And on to First

Tomorrow morning, I'll load Anna onto the bus as a first grader. Big stuff--or at least it seems that way.

Over the past couple of days, I've watched her tumble through an assortment of back-to-school emotions. Even though they have seemed pretty standard issue for a six-year-old heading into first grade, some of the worries she has expressed have stood out to me. Anna has typically moved through life boldly, spurred on by a fierce desire for independence, but the whole school thing--peers, teachers, academics--tends to attach an asterisk to that statement.

School has brought out her desire for acceptance in ways she hasn't shown anywhere else. It isn't that this is all bad; wanting to be accepted has been motivation to learn more about friendship, community, and filling others' emotional bank accounts. But it does tend to bubble up insecurities in odd places, too.

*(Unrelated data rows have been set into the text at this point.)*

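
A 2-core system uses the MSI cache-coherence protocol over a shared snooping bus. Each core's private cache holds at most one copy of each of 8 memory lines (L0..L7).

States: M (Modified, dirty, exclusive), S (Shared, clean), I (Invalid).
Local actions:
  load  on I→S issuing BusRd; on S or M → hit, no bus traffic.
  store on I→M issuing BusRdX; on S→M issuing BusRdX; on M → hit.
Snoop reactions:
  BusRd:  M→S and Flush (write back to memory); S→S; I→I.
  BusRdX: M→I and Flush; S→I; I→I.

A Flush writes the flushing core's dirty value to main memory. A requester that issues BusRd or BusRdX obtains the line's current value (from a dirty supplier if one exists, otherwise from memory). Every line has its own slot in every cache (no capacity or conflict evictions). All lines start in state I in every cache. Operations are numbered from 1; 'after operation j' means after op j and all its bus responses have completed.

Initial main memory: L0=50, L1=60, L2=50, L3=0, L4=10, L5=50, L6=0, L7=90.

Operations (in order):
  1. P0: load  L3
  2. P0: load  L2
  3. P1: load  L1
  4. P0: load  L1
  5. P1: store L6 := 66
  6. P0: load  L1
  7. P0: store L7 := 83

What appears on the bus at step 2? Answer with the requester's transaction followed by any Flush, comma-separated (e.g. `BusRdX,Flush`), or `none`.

1. P0: load  L3  bus=[BusRd]  L3: P0=S P1=I  mem[L3]=0
2. P0: load  L2  bus=[BusRd]  L2: P0=S P1=I  mem[L2]=50
3. P1: load  L1  bus=[BusRd]  L1: P0=I P1=S  mem[L1]=60
4. P0: load  L1  bus=[BusRd]  L1: P0=S P1=S  mem[L1]=60
5. P1: store L6 := 66  bus=[BusRdX]  L6: P0=I P1=M  mem[L6]=0
6. P0: load  L1  bus=[-]  L1: P0=S P1=S  mem[L1]=60
7. P0: store L7 := 83  bus=[BusRdX]  L7: P0=M P1=I  mem[L7]=90

bus = BusRd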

One of those insecurities popped up right before we left to go to Meet Your Teacher Night tonight. "Mom, what if she says she hates my hair and thinks it's ugly?" (The anti-curly-hair sentiment isn't new, but it seems to be getting worse now that the back part of her hair is settling into loose waves while the front still sprouts soft, unruly ringlets around her face.) I assured her that her teacher would say no such thing, and we spun the conversation into something silly before letting it drop. I pulled her hair up into a messy top bun and finished it off with a teal flower before we left the house.

At the school, it took a few seconds of coaxing and encouragement for Anna to actually walk into her new classroom. Once fully through the door, her teacher--one of those people who oozes kindness-- greeted her warmly and asked her name. "Anna," the teacher said smiling, "I love your beautiful curly hair."

Such a tiny thing, a tiny moment, but I watched those words of affirmation soak into Anna, and my mom heart soared.

I believe it's gonna be a good year.